Obwohl jede der 14 Geschichten eine gewisse Erdschwere hat und in tiefem Moll erklingt, habe ich die Lektüre als federleicht empfunden: So wie der Wechsel der Jahreszeiten nicht aufzuhalten ist, so bewahrheitet sich in Elizabeth Strouts Buch einmal mehr, dass nicht nur unter jedem Dach ein „Ach“ zu finden ist, sondern dass das Leben weitergeht, egal welche Prüfungen wir bestehen müssen.

Vor allem aber begeistert das Buch durch Olive: Sie ist dick, raumgreifend, ruppig und unsensibel auf jene spezielle Art, die viele von uns – auf jeden Fall der hier schreibende Leser von geringem Verstand – als faszinierend und anheimelnd empfinden; sie weiß oft genau, was zu tun ist, und trifft zur selben Zeit mit schlafwandlerischer Sicherheit die falschen Entscheidungen. Wenn sie sich an ihrer Schwiegertochter rächt, möchte man ihr zujubeln, nur um sie gleich darauf schütteln zu wollen, wenn sie die Beziehung zu ihrem Sohn nicht in den Griff bekommt, wenn sie einfach nicht aus ihrer Haut kann … oder vielleicht doch?

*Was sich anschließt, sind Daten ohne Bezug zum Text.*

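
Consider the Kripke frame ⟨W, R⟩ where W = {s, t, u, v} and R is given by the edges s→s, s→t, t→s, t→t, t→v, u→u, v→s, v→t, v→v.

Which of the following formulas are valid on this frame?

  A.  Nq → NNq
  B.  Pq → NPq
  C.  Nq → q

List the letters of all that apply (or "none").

R is reflexive: each world relates to itself.
R is not transitive: s R t and t R v but not s R v.
R is not euclidean: t R s and t R v but not s R v.
(A) Nq → NNq is axiom 4; it is valid on a frame exactly when R is transitive. R is not transitive, so not valid.
(B) Pq → NPq is axiom 5, which corresponds to the euclidean property. R is not euclidean — not valid.
(C) Nq → q is axiom T; it is valid on a frame exactly when R is reflexive. R is reflexive, so valid.

C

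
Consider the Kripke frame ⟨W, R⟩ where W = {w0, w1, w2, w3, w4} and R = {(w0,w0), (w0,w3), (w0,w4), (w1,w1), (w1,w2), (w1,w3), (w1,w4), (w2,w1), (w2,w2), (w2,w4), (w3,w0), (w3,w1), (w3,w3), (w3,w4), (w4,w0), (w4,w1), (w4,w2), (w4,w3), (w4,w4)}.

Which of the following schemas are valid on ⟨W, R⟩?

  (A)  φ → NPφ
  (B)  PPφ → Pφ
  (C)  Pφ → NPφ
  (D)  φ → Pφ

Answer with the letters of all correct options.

A, D

R is reflexive: each world relates to itself.
R is symmetric: every R-edge is matched by its reverse.
R is not transitive: w0 R w3 and w3 R w1 but not w0 R w1.
R is not euclidean: w1 R w2 and w1 R w3 but not w2 R w3.
(A) φ → NPφ is axiom B, which corresponds to symmetry. R is symmetric — valid.
(B) PPφ → Pφ is the dual of axiom 4, which corresponds to transitivity. R is not transitive — not valid.
(C) Pφ → NPφ is axiom 5, which corresponds to the euclidean property. R is not euclidean — not valid.
(D) the dual of axiom T: valid iff R is reflexive. R is reflexive — valid.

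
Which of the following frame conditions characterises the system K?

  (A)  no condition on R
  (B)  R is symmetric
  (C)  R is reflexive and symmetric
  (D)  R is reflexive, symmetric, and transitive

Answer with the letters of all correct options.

(A) K is sound and complete for exactly this class.
(B) this class determines KB, not K.
(C) this class determines B (= KTB), not K.
(D) this class determines S5, not K.

A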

MIT BLICK AUFS MEER lässt uns den einen warmen Sonnenstrahl erahnen, der nach langen, eiskalten Tagen durch die Wolken auf uns fallen wird (because life goes fucking on und es immer noch ein bisschen mehr carpe aus dem ollen diem zu quetschen gibt), und hat noch dazu einen Schlussakkord, der uns Happy Tears in die Augen treibt, weil Olive – die vielfach angeknackste, aber irgendwie unkaputtbare Olive – einfach noch nicht genug hat vom großen Rätsel Leben. Ein Ach? EIN HACH!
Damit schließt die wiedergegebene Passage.